Normal deterioration and the probability of intervening contributory acts, known to a plaintiff (or his predecessors in interest) but not to the defendant, affect the property each day and year. The plaintiff or his predecessors in interest are in control and possession of the property and know of its use (or abuse). Due to the passage of time the defendant conceivably has destroyed his records, forgotten the job or product, lost track of his employees, and is left at the mercy of plaintiff. These considerations are especially true in the instant case where plaintiffs affirmatively alleged that their predecessors in interest had knowledge of the defects (par. V) during the 18-year intervening period, apparently suffered no injury and took no corrective action. Prompt action upon receipt of knowledge conceivably could have minimized or even prevented the alleged injury in August 1966.

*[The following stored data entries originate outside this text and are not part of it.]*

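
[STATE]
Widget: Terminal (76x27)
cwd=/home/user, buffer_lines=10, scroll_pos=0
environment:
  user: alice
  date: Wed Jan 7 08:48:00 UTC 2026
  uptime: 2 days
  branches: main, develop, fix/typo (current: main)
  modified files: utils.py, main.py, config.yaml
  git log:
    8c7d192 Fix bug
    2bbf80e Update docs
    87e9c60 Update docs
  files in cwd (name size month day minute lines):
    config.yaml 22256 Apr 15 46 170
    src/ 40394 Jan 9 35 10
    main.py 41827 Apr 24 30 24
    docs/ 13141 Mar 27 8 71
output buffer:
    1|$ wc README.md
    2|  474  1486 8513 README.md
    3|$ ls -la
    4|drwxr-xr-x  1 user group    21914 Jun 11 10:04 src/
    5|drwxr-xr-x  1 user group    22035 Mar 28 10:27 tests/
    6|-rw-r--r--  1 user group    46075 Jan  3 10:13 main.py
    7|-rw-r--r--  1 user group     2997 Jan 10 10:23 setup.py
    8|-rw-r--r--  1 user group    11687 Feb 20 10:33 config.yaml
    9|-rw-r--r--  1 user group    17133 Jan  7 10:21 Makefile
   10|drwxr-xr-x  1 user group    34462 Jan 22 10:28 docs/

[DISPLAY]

$ wc README.md                                                              
  474  1486 8513 README.md                                                  
$ ls -la                                                                    
drwxr-xr-x  1 user group    21914 Jun 11 10:04 src/                         
drwxr-xr-x  1 user group    22035 Mar 28 10:27 tests/                       
-rw-r--r--  1 user group    46075 Jan  3 10:13 main.py                      
-rw-r--r--  1 user group     2997 Jan 10 10:23 setup.py                     
-rw-r--r--  1 user group    11687 Feb 20 10:33 config.yaml                  
-rw-r--r--  1 user group    17133 Jan  7 10:21 Makefile                     
drwxr-xr-x  1 user group    34462 Jan 22 10:28 docs/                        
$ █                                                                         
                                                                            
                                                                            
                                                                            
                                                                            
                                                                            
                                                                            
                                                                            
                                                                            
                                                                            
                                                                            
                                                                            
                                                                            
                                                                            
                                                                            
                                                                            
                                                                            


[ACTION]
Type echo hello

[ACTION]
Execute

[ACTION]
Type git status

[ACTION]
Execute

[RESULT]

$ wc README.md                                                              
  474  1486 8513 README.md                                                  
$ ls -la                                                                    
drwxr-xr-x  1 user group    21914 Jun 11 10:04 src/                         
drwxr-xr-x  1 user group    22035 Mar 28 10:27 tests/                       
-rw-r--r--  1 user group    46075 Jan  3 10:13 main.py                      
-rw-r--r--  1 user group     2997 Jan 10 10:23 setup.py                     
-rw-r--r--  1 user group    11687 Feb 20 10:33 config.yaml                  
-rw-r--r--  1 user group    17133 Jan  7 10:21 Makefile                     
drwxr-xr-x  1 user group    34462 Jan 22 10:28 docs/                        
$ echo hello                                                                
hello                                                                       
$ git status                                                                
On branch main                                                              
Changes not staged for commit:                                              
                                                                            
        modified:   utils.py                                                
        modified:   main.py                                                 
        modified:   config.yaml                                             
$ █                                                                         
                                                                            
                                                                            
                                                                            
                                                                            
                                                                            
                                                                            
                                                                            


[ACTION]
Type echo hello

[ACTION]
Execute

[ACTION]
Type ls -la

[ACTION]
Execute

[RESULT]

$ wc README.md                                                              
  474  1486 8513 README.md                                                  
$ ls -la                                                                    
drwxr-xr-x  1 user group    21914 Jun 11 10:04 src/                         
drwxr-xr-x  1 user group    22035 Mar 28 10:27 tests/                       
-rw-r--r--  1 user group    46075 Jan  3 10:13 main.py                      
-rw-r--r--  1 user group     2997 Jan 10 10:23 setup.py                     
-rw-r--r--  1 user group    11687 Feb 20 10:33 config.yaml                  
-rw-r--r--  1 user group    17133 Jan  7 10:21 Makefile                     
drwxr-xr-x  1 user group    34462 Jan 22 10:28 docs/                        
$ echo hello                                                                
hello                                                                       
$ git status                                                                
On branch main                                                              
Changes not staged for commit:                                              
                                                                            
        modified:   utils.py                                                
        modified:   main.py                                                 
        modified:   config.yaml                                             
$ echo hello                                                                
hello                                                                       
$ ls -la                                                                    
-rw-r--r--  1 alice group    22256 Apr 15 10:46 config.yaml                 
drwxr-xr-x  1 alice group    40394 Jan  9 10:35 src/                        
-rw-r--r--  1 alice group    41827 Apr 24 10:30 main.py                     
drwxr-xr-x  1 alice group    13141 Mar 27 10:08 docs/                       
$ █                                                                         


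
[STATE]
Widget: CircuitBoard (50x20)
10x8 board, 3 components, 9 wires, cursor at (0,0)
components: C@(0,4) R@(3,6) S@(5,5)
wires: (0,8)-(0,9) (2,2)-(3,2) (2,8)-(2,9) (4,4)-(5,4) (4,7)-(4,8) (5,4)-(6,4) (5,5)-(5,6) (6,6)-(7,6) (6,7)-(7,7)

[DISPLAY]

   0 1 2 3 4 5 6 7 8 9                            
0  [.]              C               · ─ ·         
                                                  
1                                                 
                                                  
2           ·                       · ─ ·         
            │                                     
3           ·               R                     
                                                  
4                   ·           · ─ ·             
                    │                             
5                   ·   S ─ ·                     
                    │                             
6                   ·       ·   ·                 
                            │   │                 
7                           ·   ·                 
Cursor: (0,0)                                     
                                                  
                                                  
                                                  


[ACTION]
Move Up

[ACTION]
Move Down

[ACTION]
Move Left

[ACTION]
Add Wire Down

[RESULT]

   0 1 2 3 4 5 6 7 8 9                            
0                   C               · ─ ·         
                                                  
1  [.]                                            
    │                                             
2   ·       ·                       · ─ ·         
            │                                     
3           ·               R                     
                                                  
4                   ·           · ─ ·             
                    │                             
5                   ·   S ─ ·                     
                    │                             
6                   ·       ·   ·                 
                            │   │                 
7                           ·   ·                 
Cursor: (1,0)                                     
                                                  
                                                  
                                                  


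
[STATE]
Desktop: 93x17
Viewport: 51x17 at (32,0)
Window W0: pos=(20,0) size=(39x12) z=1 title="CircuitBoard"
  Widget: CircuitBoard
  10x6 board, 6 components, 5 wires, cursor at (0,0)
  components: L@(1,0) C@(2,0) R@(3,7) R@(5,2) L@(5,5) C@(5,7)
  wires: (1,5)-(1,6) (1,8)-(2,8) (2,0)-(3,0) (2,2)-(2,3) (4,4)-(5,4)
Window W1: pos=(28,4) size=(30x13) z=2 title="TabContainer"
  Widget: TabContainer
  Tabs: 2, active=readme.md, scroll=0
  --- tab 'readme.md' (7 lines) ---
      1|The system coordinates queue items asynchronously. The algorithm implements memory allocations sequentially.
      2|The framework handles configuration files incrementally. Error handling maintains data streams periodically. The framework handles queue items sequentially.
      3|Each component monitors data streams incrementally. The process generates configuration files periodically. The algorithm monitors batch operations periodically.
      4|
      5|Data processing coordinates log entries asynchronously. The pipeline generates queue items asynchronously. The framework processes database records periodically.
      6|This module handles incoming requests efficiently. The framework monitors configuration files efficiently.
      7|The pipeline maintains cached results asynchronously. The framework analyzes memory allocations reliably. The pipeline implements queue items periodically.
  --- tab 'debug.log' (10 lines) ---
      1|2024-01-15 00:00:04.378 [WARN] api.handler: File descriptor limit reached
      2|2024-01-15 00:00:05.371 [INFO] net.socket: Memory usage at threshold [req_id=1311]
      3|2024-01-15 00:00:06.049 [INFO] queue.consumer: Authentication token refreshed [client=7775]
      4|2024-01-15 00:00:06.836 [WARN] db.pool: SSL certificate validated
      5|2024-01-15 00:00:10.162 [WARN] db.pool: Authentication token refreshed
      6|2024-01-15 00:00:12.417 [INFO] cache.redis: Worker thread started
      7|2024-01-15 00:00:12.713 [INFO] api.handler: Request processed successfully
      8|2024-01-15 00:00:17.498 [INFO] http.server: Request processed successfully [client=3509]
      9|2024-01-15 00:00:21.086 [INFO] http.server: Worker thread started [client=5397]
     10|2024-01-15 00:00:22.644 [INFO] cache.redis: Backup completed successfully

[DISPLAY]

━━━━━━━━━━━━━━━━━━━━━━━━━━┓                        
rd                        ┃                        
──────────────────────────┨                        
4 5 6 7 8 9               ┃                        
━━━━━━━━━━━━━━━━━━━━━━━━━┓┃                        
bContainer               ┃┃                        
─────────────────────────┨┃                        
adme.md]│ debug.log      ┃┃                        
─────────────────────────┃┃                        
 system coordinates queue┃┃                        
 framework handles config┃┃                        
h component monitors data┃┛                        
                         ┃                         
a processing coordinates ┃                         
s module handles incoming┃                         
 pipeline maintains cache┃                         
━━━━━━━━━━━━━━━━━━━━━━━━━┛                         


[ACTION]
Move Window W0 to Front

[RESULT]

━━━━━━━━━━━━━━━━━━━━━━━━━━┓                        
rd                        ┃                        
──────────────────────────┨                        
4 5 6 7 8 9               ┃                        
                          ┃                        
                          ┃                        
             · ─ ·       ·┃                        
                         │┃                        
 · ─ ·                   ·┃                        
                          ┃                        
                     R    ┃                        
━━━━━━━━━━━━━━━━━━━━━━━━━━┛                        
                         ┃                         
a processing coordinates ┃                         
s module handles incoming┃                         
 pipeline maintains cache┃                         
━━━━━━━━━━━━━━━━━━━━━━━━━┛                         


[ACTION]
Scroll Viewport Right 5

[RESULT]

━━━━━━━━━━━━━━━━━━━━━┓                             
                     ┃                             
─────────────────────┨                             
 7 8 9               ┃                             
                     ┃                             
                     ┃                             
        · ─ ·       ·┃                             
                    │┃                             
·                   ·┃                             
                     ┃                             
                R    ┃                             
━━━━━━━━━━━━━━━━━━━━━┛                             
                    ┃                              
cessing coordinates ┃                              
ule handles incoming┃                              
line maintains cache┃                              
━━━━━━━━━━━━━━━━━━━━┛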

We hold that under the facts of this case, as a matter of law, any legal duty the contractor had to protect purchasers of the property from damages caused by defects in construction has expired by lapse of time.
FOOTNOTE. FNa. Advance Report citation: 267 A.C.A. 254.
FOOTNOTE. Advance Report Citation: 267 A.C.A. 254, 279—280.
1. ‘(T)he soil and water underneath and around said house began to settle, move, expand, contract and expert stress against and throughout said house, and said house began to settle, move, crack, become disaligned and split open. * * *’ (Par. VII.)
2. ‘* * * to locate said house on unsteady ground, including expansive soil, and to build or install one or more septic tanks too near said house, and to lay water, sewer and leach lines improperly and upon unstable footings and with improper closures, all without compensating structural safeguards. * * *’ (Par. V.)
FOOTNOTE. FNc. Advance Report citation: 269 A.C.A. 224, 227—229.
FOOTNOTE. FNd. Advance Report citation: 267 A.C.A. 254, 271—273.
SCHWEITZER, Associate Justice.
SHINN, J.*, concurs.COBEY, J., concurs in the judgment. Hearing denied; MOSK, J., dissenting.